It is an equation, or an equality, or an (hypothetical) identity . . .



/\/\/\/\/\/\/\/\/\/

I suspect that the formulation in the post is NOT that you wanted to know/to ask.

More meaningful questions are: 

 
    1)  Can this equality be true for all pairs (m,n) of integer numbers?

    2)  Can this equality be true for some pairs (m,n) of integer numbers? At least for one pair ? 

        (providing m=/= 0, n=/= 0 in these pairs (in this pair) ).



Solution


1)  Can this equality be true for all pairs (m,n) of integer numbers?

    I just answered this question above by giving a counter-example: No, it can not.

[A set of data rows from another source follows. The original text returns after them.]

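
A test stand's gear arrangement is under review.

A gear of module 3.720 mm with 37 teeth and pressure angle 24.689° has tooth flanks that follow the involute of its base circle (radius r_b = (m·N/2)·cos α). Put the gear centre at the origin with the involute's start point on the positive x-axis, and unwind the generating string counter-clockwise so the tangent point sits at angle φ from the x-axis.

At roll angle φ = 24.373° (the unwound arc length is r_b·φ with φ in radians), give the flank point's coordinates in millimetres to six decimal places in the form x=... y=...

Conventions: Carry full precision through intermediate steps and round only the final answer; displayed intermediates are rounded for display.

x=67.933175 y=1.575580

single-mesh involute tooth geometry (37T wheel at module 3.720)
pitch radius r_p = m·N/2 = 3.720·37/2 = 68.820000
base radius r_b = r_p·cos α = 68.820000·cos 24.689° = 62.529053
roll angle φ = 24.373° = 0.42538910 rad
x = r_b·(cos φ + φ·sin φ) = 67.933175
y = r_b·(sin φ − φ·cos φ) = 1.575580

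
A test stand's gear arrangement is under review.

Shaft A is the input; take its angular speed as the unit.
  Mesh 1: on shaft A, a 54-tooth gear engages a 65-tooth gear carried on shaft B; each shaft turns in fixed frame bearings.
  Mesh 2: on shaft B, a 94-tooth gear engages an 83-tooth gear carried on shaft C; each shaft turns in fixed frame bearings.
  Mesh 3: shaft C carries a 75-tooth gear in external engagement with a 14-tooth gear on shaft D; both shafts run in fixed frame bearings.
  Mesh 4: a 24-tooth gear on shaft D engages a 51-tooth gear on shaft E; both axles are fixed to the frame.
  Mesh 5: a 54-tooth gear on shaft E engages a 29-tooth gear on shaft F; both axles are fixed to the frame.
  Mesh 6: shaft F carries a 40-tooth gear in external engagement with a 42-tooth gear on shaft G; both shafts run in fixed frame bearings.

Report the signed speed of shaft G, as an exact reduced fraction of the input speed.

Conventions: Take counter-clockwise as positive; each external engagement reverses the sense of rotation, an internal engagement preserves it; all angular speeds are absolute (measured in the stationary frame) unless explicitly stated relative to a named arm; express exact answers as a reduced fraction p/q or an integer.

6-mesh fixed-axis compound train (all bearings frame-fixed)
mesh 1 [54T→65T]: |ω|/ω_in = 1×54/65 = 54/65, sense flips to −
mesh 2 [94T→83T]: |ω|/ω_in = (54/65)×94/83 = 5076/5395, sense flips to +
mesh 3 [75T→14T]: |ω|/ω_in = (5076/5395)×75/14 = 38070/7553, sense flips to −
mesh 4 [24T→51T]: |ω|/ω_in = (38070/7553)×24/51 = 304560/128401, sense flips to +
mesh 5 [54T→29T]: |ω|/ω_in = (304560/128401)×54/29 = 16446240/3723629, sense flips to −
mesh 6 [40T→42T]: |ω|/ω_in = (16446240/3723629)×40/42 = 109641600/26065403, sense flips to +
signed output speed (× input speed) = 109641600/26065403

109641600/26065403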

2)  Can this equality be true for some pairs (m,n) of integer numbers?

    m^2 + n^2 = -mn.

    
    Again, the answer is NO.


    a)  if m and n  are both odd numbers, then the left side is an even integer number, while the right side is an odd integer.

        Contradiction.


    b)  if m is an even integer and n is an odd, then the left side is an odd, while the right side is an even.

        Contradiction.


    c)  if m is an odd integer and n is an even, then we have the same contradiction.


    d)  If both m and n are even, then in the given equality we can reduce both m and n by dividing each by 2, and we will repeat it 
        until we get one of the three cases a), b) or c).

        Then exactly as in each of these cases we will get the same contradiction.

The problem is solved.